Joining to $(1,2)$ gives $$ \left( \frac{919}{438} , \; \;\frac{-271}{438} \right) $$

ADDENDUM: I worked out duplication for a rational point $(a,b)$ on a curve where we make $x^3 + y^3 = \mbox{constant}.$ The value of the constant does not enter; we get $$ (a,b) \mapsto \left( \frac{a(a^3 + 2b^3)}{a^3 - b^3}, \; \; \frac{-b(2 a^3 + b^3)}{a^3 - b^3} \right). $$ In particular, $$ \left( \frac{20}{7} , \; \;\frac{-17}{7} \right) \mapsto \left( \frac{-36520}{90391} , \; \;\frac{188479}{90391} \right) $$ is not in the first quadrant. $$ \left( \frac{919}{438} , \; \;\frac{-271}{438} \right) \mapsto \left( \frac{676702467503}{348671682660} , \; \;\frac{415280564497}{348671682660} \right). $$ This is the answer Beiler supplies.

I drew a picture. It seems quite believable that Beiler's answer really is the first rational point that returns to the first quadrant, after leaving it.

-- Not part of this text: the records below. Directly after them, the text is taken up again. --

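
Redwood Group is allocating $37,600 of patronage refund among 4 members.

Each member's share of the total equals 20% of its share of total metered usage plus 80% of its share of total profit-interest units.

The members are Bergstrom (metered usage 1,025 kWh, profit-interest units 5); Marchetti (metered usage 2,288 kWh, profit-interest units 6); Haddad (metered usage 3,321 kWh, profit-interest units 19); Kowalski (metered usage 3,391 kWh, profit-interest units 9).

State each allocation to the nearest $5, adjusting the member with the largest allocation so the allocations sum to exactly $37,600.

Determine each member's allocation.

Bergstrom: $4,625 · Marchetti: $6,345 · Haddad: $17,145 · Kowalski: $9,485

Metered usage total 10,025; profit-interest units total 39.
Composite weights (20% metered usage + 80% profit-interest units): Bergstrom 0.1230; Marchetti 0.1687; Haddad 0.4560; Kowalski 0.2523.
Unrounded shares: Bergstrom 4,625.29; Marchetti 6,343.98; Haddad 17,145.52; Kowalski 9,485.21.
After rounding ($5): Bergstrom $4,625; Marchetti $6,345; Haddad $17,145; Kowalski $9,485. Sum = $37,600.
No rounding difference to absorb.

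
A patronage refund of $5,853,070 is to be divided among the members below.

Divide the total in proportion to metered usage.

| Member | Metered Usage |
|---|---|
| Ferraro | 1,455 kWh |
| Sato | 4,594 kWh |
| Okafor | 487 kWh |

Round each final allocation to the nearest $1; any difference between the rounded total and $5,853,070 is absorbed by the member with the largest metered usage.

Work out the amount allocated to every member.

Ferraro: $1,302,971 | Sato: $4,113,984 | Okafor: $436,115

Total metered usage = 6,536.
Proportional shares: Ferraro 1,455/6,536 × $5,853,070 = 1,302,970.75; Sato 4,594/6,536 × $5,853,070 = 4,113,984.64; Okafor 487/6,536 × $5,853,070 = 436,114.61.
Rounded to nearest $1: Ferraro $1,302,971; Sato $4,113,985; Okafor $436,115. Sum = $5,853,071.
Difference $5,853,070 − $5,853,071 = −$1 applied to largest metered usage (Sato): Sato becomes $4,113,984.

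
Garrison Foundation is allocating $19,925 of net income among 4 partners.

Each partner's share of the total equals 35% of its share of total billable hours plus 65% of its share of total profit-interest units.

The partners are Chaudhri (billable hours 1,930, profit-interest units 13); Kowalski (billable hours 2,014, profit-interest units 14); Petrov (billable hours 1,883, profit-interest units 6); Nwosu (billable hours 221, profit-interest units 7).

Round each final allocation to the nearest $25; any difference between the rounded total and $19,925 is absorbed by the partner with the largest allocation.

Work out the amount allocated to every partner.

Totals — billable hours 6,048, profit-interest units 40.
Composite weights (35% billable hours + 65% profit-interest units): Chaudhri 0.3229; Kowalski 0.3441; Petrov 0.2065; Nwosu 0.1265.
Pro-rata amounts: Chaudhri 6,434.58; Kowalski 6,855.21; Petrov 4,113.91; Nwosu 2,521.30.
Rounded to nearest $25: Chaudhri $6,425; Kowalski $6,850; Petrov $4,125; Nwosu $2,525. Sum = $19,925.
Sum already equals the total — no adjustment.

Chaudhri: $6,425 · Kowalski: $6,850 · Petrov: $4,125 · Nwosu: $2,525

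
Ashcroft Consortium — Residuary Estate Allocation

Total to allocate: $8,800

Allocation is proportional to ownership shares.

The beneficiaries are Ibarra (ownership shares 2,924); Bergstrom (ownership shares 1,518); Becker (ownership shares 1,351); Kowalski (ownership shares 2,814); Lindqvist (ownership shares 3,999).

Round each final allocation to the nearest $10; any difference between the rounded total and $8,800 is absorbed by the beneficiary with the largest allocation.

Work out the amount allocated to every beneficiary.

Ibarra: $2,040 | Bergstrom: $1,060 | Becker: $940 | Kowalski: $1,960 | Lindqvist: $2,800

Combined ownership shares = 12,606.
Proportional shares: Ibarra 2,924/12,606 × $8,800 = 2,041.19; Bergstrom 1,518/12,606 × $8,800 = 1,059.69; Becker 1,351/12,606 × $8,800 = 943.11; Kowalski 2,814/12,606 × $8,800 = 1,964.40; Lindqvist 3,999/12,606 × $8,800 = 2,791.62.
After rounding ($10): Ibarra $2,040; Bergstrom $1,060; Becker $940; Kowalski $1,960; Lindqvist $2,790. Sum = $8,790.
Difference $8,800 − $8,790 = +$10 applied to largest allocation (Lindqvist): Lindqvist becomes $2,800.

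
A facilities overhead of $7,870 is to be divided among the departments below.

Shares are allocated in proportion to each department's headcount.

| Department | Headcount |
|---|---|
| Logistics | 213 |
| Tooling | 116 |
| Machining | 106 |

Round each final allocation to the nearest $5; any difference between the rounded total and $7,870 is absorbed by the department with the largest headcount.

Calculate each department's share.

Combined headcount = 213 + 116 + 106 = 435.
Raw shares: Logistics 3,853.59; Tooling 2,098.67; Machining 1,917.75.
Rounded to nearest $5: Logistics $3,855; Tooling $2,100; Machining $1,920. Sum = $7,875.
Difference $7,870 − $7,875 = −$5 applied to largest headcount (Logistics): Logistics becomes $3,850.

Logistics: $3,850 · Tooling: $2,100 · Machining: $1,920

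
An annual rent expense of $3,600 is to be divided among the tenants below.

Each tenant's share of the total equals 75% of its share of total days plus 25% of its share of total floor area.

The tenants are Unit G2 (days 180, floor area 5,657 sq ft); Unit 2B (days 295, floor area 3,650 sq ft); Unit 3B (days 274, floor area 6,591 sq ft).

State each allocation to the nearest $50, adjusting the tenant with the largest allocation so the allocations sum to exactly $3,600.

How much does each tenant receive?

Days total 749; floor area total 15,898.
Combined weights (75% days + 25% floor area): Unit G2 0.2692; Unit 2B 0.3528; Unit 3B 0.3780.
Unrounded shares: Unit G2 969.11; Unit 2B 1,270.05; Unit 3B 1,360.84.
At nearest $50: Unit G2 $950; Unit 2B $1,250; Unit 3B $1,350. Sum = $3,550.
Difference $3,600 − $3,550 = +$50 applied to largest allocation (Unit 3B): Unit 3B becomes $1,400.

Unit G2: $950 | Unit 2B: $1,250 | Unit 3B: $1,400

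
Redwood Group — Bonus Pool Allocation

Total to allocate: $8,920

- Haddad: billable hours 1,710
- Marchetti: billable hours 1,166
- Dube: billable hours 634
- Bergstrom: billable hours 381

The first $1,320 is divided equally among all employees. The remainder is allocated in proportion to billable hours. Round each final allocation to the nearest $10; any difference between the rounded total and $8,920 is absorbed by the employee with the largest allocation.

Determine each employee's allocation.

Haddad: $3,670; Marchetti: $2,610; Dube: $1,570; Bergstrom: $1,070

$1,320 shared equally gives $330 per employee.
Remainder $7,600 by billable hours (total 3,891): Haddad 3,340.02 → $3,340; Marchetti 2,277.46 → $2,280; Dube 1,238.34 → $1,240; Bergstrom 744.18 → $740.
Totals: Haddad $330 + $3,340 = $3,670; Marchetti $330 + $2,280 = $2,610; Dube $330 + $1,240 = $1,570; Bergstrom $330 + $740 = $1,070.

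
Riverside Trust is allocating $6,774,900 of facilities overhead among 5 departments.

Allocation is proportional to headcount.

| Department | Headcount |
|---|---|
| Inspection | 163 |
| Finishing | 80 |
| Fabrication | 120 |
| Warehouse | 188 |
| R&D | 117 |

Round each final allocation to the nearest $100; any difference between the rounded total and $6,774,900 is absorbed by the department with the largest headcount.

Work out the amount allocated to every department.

Inspection: $1,653,200 · Finishing: $811,400 · Fabrication: $1,217,000 · Warehouse: $1,906,700 · R&D: $1,186,600

Headcount total: 163 + 80 + 120 + 188 + 117 = 668.
Pro-rata amounts: Inspection 1,653,156.74; Finishing 811,365.27; Fabrication 1,217,047.90; Warehouse 1,906,708.38; R&D 1,186,621.71.
At nearest $100: Inspection $1,653,200; Finishing $811,400; Fabrication $1,217,000; Warehouse $1,906,700; R&D $1,186,600. Sum = $6,774,900.
Sum already equals the total — no adjustment.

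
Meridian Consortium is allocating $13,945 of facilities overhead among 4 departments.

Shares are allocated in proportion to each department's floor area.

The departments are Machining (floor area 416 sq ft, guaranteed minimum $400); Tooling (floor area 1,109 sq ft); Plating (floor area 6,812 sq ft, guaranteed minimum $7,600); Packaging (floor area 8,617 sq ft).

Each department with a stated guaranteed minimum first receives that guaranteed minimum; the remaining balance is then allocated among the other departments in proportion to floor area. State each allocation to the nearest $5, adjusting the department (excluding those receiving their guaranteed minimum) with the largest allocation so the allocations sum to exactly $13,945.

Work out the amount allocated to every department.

Guaranteed amounts: Machining $400; Plating $7,600. Balance $5,945.
Balance split over remaining floor area 9,726: Tooling 677.87 → $680; Packaging 5,267.13 → $5,265.

Machining: $400; Tooling: $680; Plating: $7,600; Packaging: $5,265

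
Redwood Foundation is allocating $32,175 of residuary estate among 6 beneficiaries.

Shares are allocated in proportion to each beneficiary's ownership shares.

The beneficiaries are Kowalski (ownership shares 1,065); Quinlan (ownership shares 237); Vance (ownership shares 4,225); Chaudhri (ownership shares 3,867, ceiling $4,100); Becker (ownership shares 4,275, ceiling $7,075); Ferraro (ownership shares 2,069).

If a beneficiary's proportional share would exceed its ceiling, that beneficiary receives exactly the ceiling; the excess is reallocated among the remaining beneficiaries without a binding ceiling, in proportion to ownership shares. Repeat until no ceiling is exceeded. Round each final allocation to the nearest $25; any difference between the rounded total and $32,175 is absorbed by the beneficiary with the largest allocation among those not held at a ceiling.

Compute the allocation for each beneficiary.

Kowalski: $2,950; Quinlan: $650; Vance: $11,675; Chaudhri: $4,100; Becker: $7,075; Ferraro: $5,725

Total ownership shares = 15,738.
Pro-rata shares before constraints: Kowalski 2,177.30; Quinlan 484.53; Vance 8,637.65; Chaudhri 7,905.75; Becker 8,739.87; Ferraro 4,229.89.
Held at cap: Chaudhri ($4,100), Becker ($7,075); balance $21,000 reallocated over remaining ownership shares 7,596.
Redistributed shares: Kowalski 2,944.31 → $2,950; Quinlan 655.21 → $650; Vance 11,680.49 → $11,675; Ferraro 5,719.98 → $5,725.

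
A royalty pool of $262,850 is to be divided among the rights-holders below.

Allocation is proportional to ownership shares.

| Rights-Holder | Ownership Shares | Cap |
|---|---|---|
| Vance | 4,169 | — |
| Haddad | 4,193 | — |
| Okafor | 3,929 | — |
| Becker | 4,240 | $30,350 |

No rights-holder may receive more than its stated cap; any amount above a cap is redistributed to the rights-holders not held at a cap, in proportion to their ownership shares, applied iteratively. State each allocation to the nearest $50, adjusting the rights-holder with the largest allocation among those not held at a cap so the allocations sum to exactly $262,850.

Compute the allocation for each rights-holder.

Vance: $78,850 · Haddad: $79,350 · Okafor: $74,300 · Becker: $30,350

Combined ownership shares = 16,531.
Proportional shares (ignoring caps): Vance 66,288.89; Haddad 66,670.50; Okafor 62,472.79; Becker 67,417.82.
Held at cap: Becker ($30,350); remaining pool $232,500 reallocated over remaining ownership shares 12,291.
Remaining shares: Vance 78,861.97 → $78,850; Haddad 79,315.96 → $79,300; Okafor 74,322.06 → $74,300.
Rounding difference +$50 applied to Haddad → $79,350.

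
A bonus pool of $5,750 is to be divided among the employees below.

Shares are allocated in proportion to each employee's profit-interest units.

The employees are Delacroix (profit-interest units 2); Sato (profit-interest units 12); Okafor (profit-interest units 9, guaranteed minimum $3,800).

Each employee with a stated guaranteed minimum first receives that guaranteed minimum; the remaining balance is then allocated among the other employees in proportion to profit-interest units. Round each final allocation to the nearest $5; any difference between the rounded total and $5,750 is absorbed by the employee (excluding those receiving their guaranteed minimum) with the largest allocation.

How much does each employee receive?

Guaranteed amounts: Okafor $3,800. Balance $1,950.
Balance split over remaining profit-interest units 14: Delacroix 278.57 → $280; Sato 1,671.43 → $1,670.

Delacroix: $280; Sato: $1,670; Okafor: $3,800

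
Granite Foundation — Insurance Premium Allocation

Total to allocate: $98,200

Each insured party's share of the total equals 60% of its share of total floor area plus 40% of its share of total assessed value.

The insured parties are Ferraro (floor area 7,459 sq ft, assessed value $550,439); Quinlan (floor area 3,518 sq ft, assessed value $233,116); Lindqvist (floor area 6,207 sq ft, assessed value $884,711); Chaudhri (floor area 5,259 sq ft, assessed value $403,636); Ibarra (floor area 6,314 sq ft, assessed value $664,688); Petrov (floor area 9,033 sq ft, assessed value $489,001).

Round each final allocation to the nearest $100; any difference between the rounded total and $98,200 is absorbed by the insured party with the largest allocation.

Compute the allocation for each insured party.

Totals — floor area 37,790, assessed value 3,225,591.
Composite weights (60% floor area + 40% assessed value): Ferraro 0.1867; Quinlan 0.0848; Lindqvist 0.2083; Chaudhri 0.1336; Ibarra 0.1827; Petrov 0.2041.
Raw shares: Ferraro 18,332.68; Quinlan 8,323.86; Lindqvist 20,451.27; Chaudhri 13,114.85; Ibarra 17,938.74; Petrov 20,038.60.
At nearest $100: Ferraro $18,300; Quinlan $8,300; Lindqvist $20,500; Chaudhri $13,100; Ibarra $17,900; Petrov $20,000. Sum = $98,100.
Difference $98,200 − $98,100 = +$100 applied to largest allocation (Lindqvist): Lindqvist becomes $20,600.

Ferraro: $18,300 · Quinlan: $8,300 · Lindqvist: $20,600 · Chaudhri: $13,100 · Ibarra: $17,900 · Petrov: $20,000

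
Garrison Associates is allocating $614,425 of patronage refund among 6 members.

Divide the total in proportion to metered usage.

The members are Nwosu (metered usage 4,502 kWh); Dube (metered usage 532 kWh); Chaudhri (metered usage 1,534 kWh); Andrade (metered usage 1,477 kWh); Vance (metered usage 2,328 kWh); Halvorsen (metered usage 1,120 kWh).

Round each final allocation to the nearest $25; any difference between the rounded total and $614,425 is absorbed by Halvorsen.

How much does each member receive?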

I rotated the diagram by $45^\circ$ with $u = x-y, \; v = x+y.$ This was for my convenience in drawing the picture using points from a calculator, as $v^3 + 3 u^2 v - 36 = 0$ and Cardano gives $$v = \sqrt[3]{ \sqrt{324 + u^6} + 18} - \sqrt[3]{\sqrt{324 + u^6} - 18}$$ Then I made another picture with more points, including Beiler's solution. Most of the lines were light green, I made the line that duplicates and produces that in light blue.